Indizien, dass die Bundesregierung zu einem frühen Zeitpunkt mehr über die US-Überwachungsprogramme gewusst habe, seien nicht ausgeräumt. Und auch die kurze Erklärung der NSA sei nicht befriedigend. Hans-Christian Ströbele (Grüne) sagte, die NSA-Darstellung zu ihrer Datensammlung stehe im Widerspruch zu den Angaben des früheren Geheimdienstmitarbeiters Edward Snowden; ihn müsse die Bundesregierung jetzt befragen.
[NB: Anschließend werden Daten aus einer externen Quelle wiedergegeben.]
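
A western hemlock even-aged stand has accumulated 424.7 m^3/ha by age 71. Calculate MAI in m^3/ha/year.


Formula: MAI = Total Volume / Stand Age
MAI = 424.7 m^3/ha / 71 years
MAI = 5.98 m^3/ha/year

5.98


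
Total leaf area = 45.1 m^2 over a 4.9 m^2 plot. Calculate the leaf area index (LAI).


Formula: LAI = total leaf area / ground area  (dimensionless)
LAI = 45.1 m^2 / 4.9 m^2
LAI = 9.2

9.2


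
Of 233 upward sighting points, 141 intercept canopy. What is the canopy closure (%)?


Formula: Canopy closure = covered points / total points * 100
Closure = 141 / 233 * 100
Closure = 0.6052 * 100 = 60.5%

60.5


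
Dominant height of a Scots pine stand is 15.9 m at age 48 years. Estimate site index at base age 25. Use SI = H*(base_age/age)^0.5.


Formula: SI = H_dom * (base_age / age)^0.5
Age ratio = 25 / 48 = 0.52083
sqrt(age_ratio) = 0.72169
SI = 15.9 * 0.72169 = 11.5 m

11.5


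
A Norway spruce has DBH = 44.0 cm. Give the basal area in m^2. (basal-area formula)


Formula: BA = pi * (DBH/2)^2 / 10000  (cm^2 to m^2)
Radius = DBH/2 = 44.0/2 = 22.0 cm
BA = pi * 22.0^2 / 10000
   = 1520.5308 cm^2 / 10000
   = 0.1521 m^2

0.1521


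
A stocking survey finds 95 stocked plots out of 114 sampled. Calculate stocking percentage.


Formula: Stocking % = stocked plots / total plots * 100
Stocking = 95 / 114 * 100
Stocking = 0.8333 * 100 = 83.3%

83.3


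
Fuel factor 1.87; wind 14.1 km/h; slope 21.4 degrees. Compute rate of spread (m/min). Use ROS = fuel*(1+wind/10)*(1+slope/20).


Formula: ROS = fuel * (1 + wind/10) * (1 + slope/20)
Wind factor = 1 + 14.1/10 = 2.41
Slope factor = 1 + 21.4/20 = 2.07
ROS = 1.87 * 2.41 * 2.07 = 9.33 m/min

9.33


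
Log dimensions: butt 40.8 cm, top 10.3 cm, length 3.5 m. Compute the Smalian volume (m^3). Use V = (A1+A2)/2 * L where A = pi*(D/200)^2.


Smalian: V = (A1 + A2)/2 * L,  A = pi*(D/200)^2
A1 = pi*(40.8/200)^2 = 0.130741 m^2
A2 = pi*(10.3/200)^2 = 0.008332 m^2
V = (0.130741+0.008332)/2*3.5 = 0.2434 m^3

0.2434


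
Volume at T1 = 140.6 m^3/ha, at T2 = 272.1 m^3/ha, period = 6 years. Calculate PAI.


Formula: PAI = (V_T2 - V_T1) / (T2 - T1)
Volume increment = 272.1 - 140.6 = 131.5 m^3/ha
PAI = 131.5 / 6 = 21.92 m^3/ha/year

21.92


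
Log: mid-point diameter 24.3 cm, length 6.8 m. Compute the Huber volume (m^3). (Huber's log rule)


Huber: V = Am * L,  Am = pi*(Dm/200)^2
Am = pi*(24.3/200)^2 = 0.046377 m^2
V = 0.046377*6.8 = 0.3154 m^3

0.3154


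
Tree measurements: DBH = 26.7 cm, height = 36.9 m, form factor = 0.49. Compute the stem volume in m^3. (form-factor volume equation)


Formula: V = pi * (DBH/200)^2 * H * ff
Radius = DBH/200 = 26.7/200 = 0.1335 m
Radius^2 = 0.1335^2 = 0.01782225 m^2
V = pi * 0.01782225 * 36.9 * 0.49
V = 1.012 m^3

1.012


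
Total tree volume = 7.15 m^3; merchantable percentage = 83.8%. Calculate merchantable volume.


Formula: MV = V_total * (merchantable_pct / 100)
Merchantable fraction = 83.8% / 100 = 0.838
MV = 7.15 m^3 * 0.838 = 5.992 m^3

5.992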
Zwei Datensätze weitergeleitet

Nach Angaben der Opposition bestätigte der Präsident des Bundesnachrichtendiensest (BND), Gerhard Schindler, er habe sich für eine lockerere Auslegung der Regeln zur Weitergabe von Informationen aus Abhöraktionen an die USA bemüht. Pofalla widersprach dieser Darstellung aber und erklärte, ihm habe ein solcher Antrag auch nicht vorgelegen, damit sei es in der Praxis ohnehin zu keiner Änderung gekommen. Tatsächlich seien der NSA nur zwei Datensätze übermittelt worden – zum Schutz deutscher Entführungsopfer.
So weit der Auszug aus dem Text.